Por Gabriela Orihuela
«Con todo esto que yo tenía en mis espaldas, vino un amigo de años de mi padre y mío a amenazarme, ¡quería la finca! Me dijo “esto es mío porque aquí el hombre soy yo y en tu familia ya no hay hombres”. Es cierto que no había hombres, pero quedamos las mujeres y yo iba a trabajar la tierra. Tenía casi siete meses y pico de embarazo, la otra niña mía adolescente y mi mamá con 80 años cuando me llaman una noche para preguntarme por mis animales. Para mi sorpresa ese señor les había abierto el portón y estaban en la autopista y hasta los mataba ahí mismo.
«Salí con mi barriga y su mujer me gritó que me escondiera en la casa, que él se había vuelto loco y quería matarme.
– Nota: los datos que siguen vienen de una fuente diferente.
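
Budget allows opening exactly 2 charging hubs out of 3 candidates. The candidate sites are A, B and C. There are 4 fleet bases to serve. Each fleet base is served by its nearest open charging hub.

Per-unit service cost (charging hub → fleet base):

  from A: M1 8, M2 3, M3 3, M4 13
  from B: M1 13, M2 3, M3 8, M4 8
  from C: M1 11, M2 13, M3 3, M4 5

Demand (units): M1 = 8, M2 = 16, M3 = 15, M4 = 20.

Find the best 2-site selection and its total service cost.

With exactly 2 open, each fleet base uses its cheapest among the chosen.
{A, C}: M1→A 8·8=64, M2→A 3·16=48, M3→A 3·15=45, M4→C 5·20=100. Service cost 257.
{B, C}: service cost 281
{A, B}: service cost 317
Among all 3 size-2 choices, {A, C} is lowest.

Choose A and C; total service cost 257.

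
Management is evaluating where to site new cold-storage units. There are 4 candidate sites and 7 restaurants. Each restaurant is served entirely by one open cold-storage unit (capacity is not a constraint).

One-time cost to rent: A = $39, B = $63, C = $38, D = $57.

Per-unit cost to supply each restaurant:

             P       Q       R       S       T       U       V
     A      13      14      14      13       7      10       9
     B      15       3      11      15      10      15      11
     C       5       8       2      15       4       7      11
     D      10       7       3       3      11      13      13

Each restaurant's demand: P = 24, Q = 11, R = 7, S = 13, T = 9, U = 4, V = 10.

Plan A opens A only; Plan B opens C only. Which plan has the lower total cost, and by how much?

Plan A: {A}: P→A 13·24=312, Q→A 14·11=154, R→A 14·7=98, S→A 13·13=169, T→A 7·9=63, U→A 10·4=40, V→A 9·10=90. Service 926; fixed 39; total 965.
Plan B: {C}: P→C 5·24=120, Q→C 8·11=88, R→C 2·7=14, S→C 15·13=195, T→C 4·9=36, U→C 7·4=28, V→C 11·10=110. Service 591; fixed 38; total 629.
Difference: |965 − 629| = 336.

Plan B is cheaper by 336.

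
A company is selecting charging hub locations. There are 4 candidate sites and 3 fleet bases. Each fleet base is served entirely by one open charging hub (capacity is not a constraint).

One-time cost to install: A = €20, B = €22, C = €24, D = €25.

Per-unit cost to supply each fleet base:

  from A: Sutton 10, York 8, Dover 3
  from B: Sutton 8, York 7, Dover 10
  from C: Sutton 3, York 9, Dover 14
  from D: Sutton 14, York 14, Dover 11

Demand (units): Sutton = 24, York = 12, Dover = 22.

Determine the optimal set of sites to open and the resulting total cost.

For any fixed open set, each fleet base goes to its cheapest open site; total = fixed + service.
{A, C}: Sutton→C 3·24=72, York→A 8·12=96, Dover→A 3·22=66. Service 234; fixed 44; total 278.
{A, B, C}: service 222 + fixed 66 = 288
{A, C, D}: Sutton→C 3·24=72, York→A 8·12=96, Dover→A 3·22=66. Service 234; fixed 69; total 303.
{A, B, C, D}: service 222 + fixed 91 = 313
(All 15 nonempty subsets were checked; A and C is lowest.)

Open A and C; minimum total cost 278.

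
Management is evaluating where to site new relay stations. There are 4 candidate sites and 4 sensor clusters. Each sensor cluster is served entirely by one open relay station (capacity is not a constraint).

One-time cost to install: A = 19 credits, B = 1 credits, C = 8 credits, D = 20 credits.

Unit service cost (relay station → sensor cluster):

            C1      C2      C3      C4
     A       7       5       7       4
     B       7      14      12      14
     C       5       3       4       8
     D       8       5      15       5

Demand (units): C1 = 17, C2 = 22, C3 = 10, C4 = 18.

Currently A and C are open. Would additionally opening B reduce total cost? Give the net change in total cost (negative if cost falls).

Current service cost with {A, C}: 263.
Adding B: each sensor cluster re-picks its cheapest; new service cost 263, saving 0.
Extra fixed cost: 1. Net change = 1 − 0 = 1.
(Totals: 290 → 291.)

No — net change +1 (cost rises by 1).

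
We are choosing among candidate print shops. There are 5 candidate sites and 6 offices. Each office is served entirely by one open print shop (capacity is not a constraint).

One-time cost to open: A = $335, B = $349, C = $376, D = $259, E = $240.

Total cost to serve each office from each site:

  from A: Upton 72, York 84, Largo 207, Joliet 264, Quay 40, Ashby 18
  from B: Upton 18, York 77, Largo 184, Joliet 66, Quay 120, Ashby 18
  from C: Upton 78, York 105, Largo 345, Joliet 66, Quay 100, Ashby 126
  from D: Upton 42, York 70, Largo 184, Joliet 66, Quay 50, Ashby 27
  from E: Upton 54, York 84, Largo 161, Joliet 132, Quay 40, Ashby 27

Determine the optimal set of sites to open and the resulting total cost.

For any fixed open set, each office goes to its cheapest open site; total = fixed + service.
{D}: Upton→D 42, York→D 70, Largo→D 184, Joliet→D 66, Quay→D 50, Ashby→D 27. Service 439; fixed 259; total 698.
{E}: Upton→E 54, York→E 84, Largo→E 161, Joliet→E 132, Quay→E 40, Ashby→E 27. Service 498; fixed 240; total 738.
{B}: service 483 + fixed 349 = 832
{A, B, C, D, E}: service 373 + fixed 1559 = 1932
No other subset beats 698.

Open D only; minimum total cost 698.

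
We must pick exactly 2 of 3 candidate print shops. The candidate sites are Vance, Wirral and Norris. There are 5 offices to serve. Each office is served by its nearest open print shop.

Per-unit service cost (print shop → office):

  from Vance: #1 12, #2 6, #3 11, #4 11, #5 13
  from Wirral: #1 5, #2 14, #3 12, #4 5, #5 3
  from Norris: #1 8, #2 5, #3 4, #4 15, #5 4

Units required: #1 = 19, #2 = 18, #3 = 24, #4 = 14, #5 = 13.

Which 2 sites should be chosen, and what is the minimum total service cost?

Choose Wirral and Norris; total service cost 390.

With exactly 2 open, each office uses its cheapest among the chosen.
{Wirral, Norris}: #1→Wirral 5·19=95, #2→Norris 5·18=90, #3→Norris 4·24=96, #4→Wirral 5·14=70, #5→Wirral 3·13=39. Service cost 390.
{Vance, Norris}: service cost 544
{Vance, Wirral}: service cost 576
Among all 3 size-2 choices, {Wirral, Norris} is lowest.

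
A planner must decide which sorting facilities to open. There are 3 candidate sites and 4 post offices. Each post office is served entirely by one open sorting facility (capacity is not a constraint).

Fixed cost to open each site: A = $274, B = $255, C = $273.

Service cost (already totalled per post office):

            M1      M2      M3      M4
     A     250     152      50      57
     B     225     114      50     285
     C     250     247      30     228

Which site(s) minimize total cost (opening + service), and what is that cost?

Open A only; minimum total cost 783.

For any fixed open set, each post office goes to its cheapest open site; total = fixed + service.
{A}: M1→A 250, M2→A 152, M3→A 50, M4→A 57. Service 509; fixed 274; total 783.
{B}: service 674 + fixed 255 = 929
{A, B}: M1→B 225, M2→B 114, M3→A 50, M4→A 57. Service 446; fixed 529; total 975.
{A, B, C}: M1→B 225, M2→B 114, M3→C 30, M4→A 57. Service 426; fixed 802; total 1228.
No other subset beats 783.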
Mis hermanas se movilizaron y me ayudaron a guardar a lo animales. ¡Imagina! Hubo que traer a la brigada especial de Artemisa para llevárselo. Hasta la jefa de policía quería que yo firmara una carta de advertencia y una multa de más de 300 pesos por escándalo público. El escándalo era de él, que estaba en el patio de mi casa dispuesto a acabar conmigo. No firmé nada y, por eso, estuve tres días en el calabozo. En una ocasión, fuimos hasta a juicio. Pude meterlo preso, pero no lo hice».
Cada pelea de Sara se concentraba en cuidar la propiedad que el propio Fidel Castro Ruz le legó a su padre. «El Comandante nos dio una casita no muy lejos de acá para vivir y esta tierra que, inicialmente, era solo para trabajarla. Yo me quedé viviendo allá y mi papá hizo acá esta casa».
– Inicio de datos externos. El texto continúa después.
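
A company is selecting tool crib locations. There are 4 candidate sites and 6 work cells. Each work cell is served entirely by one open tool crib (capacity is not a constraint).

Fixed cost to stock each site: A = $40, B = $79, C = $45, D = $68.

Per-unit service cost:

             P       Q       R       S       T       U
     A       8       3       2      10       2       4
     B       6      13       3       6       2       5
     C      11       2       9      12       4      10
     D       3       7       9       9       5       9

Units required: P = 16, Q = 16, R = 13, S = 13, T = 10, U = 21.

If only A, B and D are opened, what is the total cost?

Total cost: 491

Each work cell is assigned to its cheapest site among the open ones.
{A, B, D}: P→D 3·16=48, Q→A 3·16=48, R→A 2·13=26, S→B 6·13=78, T→A 2·10=20, U→A 4·21=84. Service 304; fixed 187; total 491.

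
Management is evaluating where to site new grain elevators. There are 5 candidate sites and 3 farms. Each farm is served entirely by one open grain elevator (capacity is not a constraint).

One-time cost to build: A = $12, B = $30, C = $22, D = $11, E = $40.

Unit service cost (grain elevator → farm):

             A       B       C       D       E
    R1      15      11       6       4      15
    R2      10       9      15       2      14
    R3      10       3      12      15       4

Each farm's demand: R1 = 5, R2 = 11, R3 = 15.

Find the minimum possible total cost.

Minimum total cost: 128

For any fixed open set, each farm goes to its cheapest open site; total = fixed + service.
{B, D}: R1→D 4·5=20, R2→D 2·11=22, R3→B 3·15=45. Service 87; fixed 41; total 128.
{A, B, D}: service 87 + fixed 53 = 140
{B, C, D}: R1→D 4·5=20, R2→D 2·11=22, R3→B 3·15=45. Service 87; fixed 63; total 150.
{A, B, C, D, E}: R1→D 4·5=20, R2→D 2·11=22, R3→B 3·15=45. Service 87; fixed 115; total 202.
No other subset beats 128.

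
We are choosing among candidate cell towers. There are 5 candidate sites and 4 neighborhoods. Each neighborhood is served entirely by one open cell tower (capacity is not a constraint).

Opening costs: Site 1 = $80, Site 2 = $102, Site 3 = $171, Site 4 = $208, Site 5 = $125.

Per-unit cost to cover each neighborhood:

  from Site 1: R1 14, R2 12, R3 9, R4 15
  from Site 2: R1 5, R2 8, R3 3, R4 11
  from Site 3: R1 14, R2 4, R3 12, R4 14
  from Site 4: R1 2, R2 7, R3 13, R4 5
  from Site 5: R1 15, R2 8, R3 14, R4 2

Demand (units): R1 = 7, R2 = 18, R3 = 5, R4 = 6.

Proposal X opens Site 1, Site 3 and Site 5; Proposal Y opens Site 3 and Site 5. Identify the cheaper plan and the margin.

Proposal Y is cheaper by 65.

Proposal X: {Site 1, Site 3, Site 5}: R1→Site 1 14·7=98, R2→Site 3 4·18=72, R3→Site 1 9·5=45, R4→Site 5 2·6=12. Service 227; fixed 376; total 603.
Proposal Y: {Site 3, Site 5}: R1→Site 3 14·7=98, R2→Site 3 4·18=72, R3→Site 3 12·5=60, R4→Site 5 2·6=12. Service 242; fixed 296; total 538.
Difference: |603 − 538| = 65.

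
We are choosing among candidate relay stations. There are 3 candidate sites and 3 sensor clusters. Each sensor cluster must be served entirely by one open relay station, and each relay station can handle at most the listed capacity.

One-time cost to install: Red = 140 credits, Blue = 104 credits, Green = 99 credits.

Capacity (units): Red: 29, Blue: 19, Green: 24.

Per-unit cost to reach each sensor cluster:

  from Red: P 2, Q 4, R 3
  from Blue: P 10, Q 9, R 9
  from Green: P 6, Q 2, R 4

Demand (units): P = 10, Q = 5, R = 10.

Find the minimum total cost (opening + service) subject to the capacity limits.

Open {Red}: P→Red 2·10=20, Q→Red 4·5=20, R→Red 3·10=30.
Loads: Red carries 25/29. Service 70; fixed 140; total 210.
Next best feasible plan costs 299.

Minimum total cost: 210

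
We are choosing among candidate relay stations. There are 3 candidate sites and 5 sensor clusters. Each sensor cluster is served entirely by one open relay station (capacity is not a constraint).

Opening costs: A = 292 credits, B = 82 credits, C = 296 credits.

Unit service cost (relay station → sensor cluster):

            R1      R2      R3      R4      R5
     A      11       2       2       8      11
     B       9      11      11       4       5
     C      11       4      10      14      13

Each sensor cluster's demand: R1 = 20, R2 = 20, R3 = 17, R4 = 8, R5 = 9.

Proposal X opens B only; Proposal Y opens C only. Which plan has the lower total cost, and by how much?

Proposal X is cheaper by 249.

Proposal X: {B}: R1→B 9·20=180, R2→B 11·20=220, R3→B 11·17=187, R4→B 4·8=32, R5→B 5·9=45. Service 664; fixed 82; total 746.
Proposal Y: {C}: R1→C 11·20=220, R2→C 4·20=80, R3→C 10·17=170, R4→C 14·8=112, R5→C 13·9=117. Service 699; fixed 296; total 995.
Difference: |746 − 995| = 249.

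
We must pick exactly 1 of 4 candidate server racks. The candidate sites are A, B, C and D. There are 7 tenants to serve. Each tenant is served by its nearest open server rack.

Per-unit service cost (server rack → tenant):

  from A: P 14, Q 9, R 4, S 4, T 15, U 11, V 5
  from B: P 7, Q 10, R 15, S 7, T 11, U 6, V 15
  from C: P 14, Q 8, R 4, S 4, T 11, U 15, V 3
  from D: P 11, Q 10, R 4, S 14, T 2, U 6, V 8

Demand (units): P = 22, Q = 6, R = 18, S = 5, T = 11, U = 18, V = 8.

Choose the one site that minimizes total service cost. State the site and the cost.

With exactly 1 open, each tenant uses its cheapest among the chosen.
{D}: P→D 11·22=242, Q→D 10·6=60, R→D 4·18=72, S→D 14·5=70, T→D 2·11=22, U→D 6·18=108, V→D 8·8=64. Service cost 638.
{A}: service cost 857
{C}: service cost 863
Among all 4 size-1 choices, {D} is lowest.

Choose D only; total service cost 638.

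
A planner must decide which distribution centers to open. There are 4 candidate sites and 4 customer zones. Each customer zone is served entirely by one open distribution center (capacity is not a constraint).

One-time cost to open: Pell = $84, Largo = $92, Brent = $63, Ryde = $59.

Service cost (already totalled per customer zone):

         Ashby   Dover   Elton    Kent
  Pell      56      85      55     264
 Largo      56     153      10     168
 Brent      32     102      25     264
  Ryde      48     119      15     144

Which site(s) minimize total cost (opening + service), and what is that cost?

For any fixed open set, each customer zone goes to its cheapest open site; total = fixed + service.
{Ryde}: Ashby→Ryde 48, Dover→Ryde 119, Elton→Ryde 15, Kent→Ryde 144. Service 326; fixed 59; total 385.
{Brent, Ryde}: Ashby→Brent 32, Dover→Brent 102, Elton→Ryde 15, Kent→Ryde 144. Service 293; fixed 122; total 415.
{Pell, Ryde}: Ashby→Ryde 48, Dover→Pell 85, Elton→Ryde 15, Kent→Ryde 144. Service 292; fixed 143; total 435.
{Pell, Largo, Brent, Ryde}: Ashby→Brent 32, Dover→Pell 85, Elton→Largo 10, Kent→Ryde 144. Service 271; fixed 298; total 569.
No other subset beats 385.

Open Ryde only; minimum total cost 385.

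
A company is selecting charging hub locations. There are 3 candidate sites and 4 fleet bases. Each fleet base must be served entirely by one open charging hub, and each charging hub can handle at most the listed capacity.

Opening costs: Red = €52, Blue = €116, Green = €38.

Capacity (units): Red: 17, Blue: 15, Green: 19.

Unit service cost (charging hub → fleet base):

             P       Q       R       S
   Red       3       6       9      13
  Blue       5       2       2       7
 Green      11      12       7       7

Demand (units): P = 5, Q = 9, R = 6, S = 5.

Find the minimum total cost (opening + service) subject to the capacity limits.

Open {Red, Green}: P→Red 3·5=15, Q→Red 6·9=54, R→Green 7·6=42, S→Green 7·5=35.
Loads: Red carries 14/17, Green carries 11/19. Service 146; fixed 90; total 236.
Next best feasible plan costs 274.

Minimum total cost: 236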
Entre disputas legales y conflictos pasaron ocho años en los que Sara no pudo obtener la propiedad de la finca de su padre. «Esta finca nunca me la pudieron quitar, pero la otra casa, sí. Aparecieron unas personas alegando que mi padre, en vida, les había vendido esa propiedad por más de 40 mil pesos cubanos convertibles y la compra y venta se había hecho verbal. ¡Qué horror! Ese dinero nunca existió, ese papel tampoco, mi padre nunca vendió nada. Así la perdí».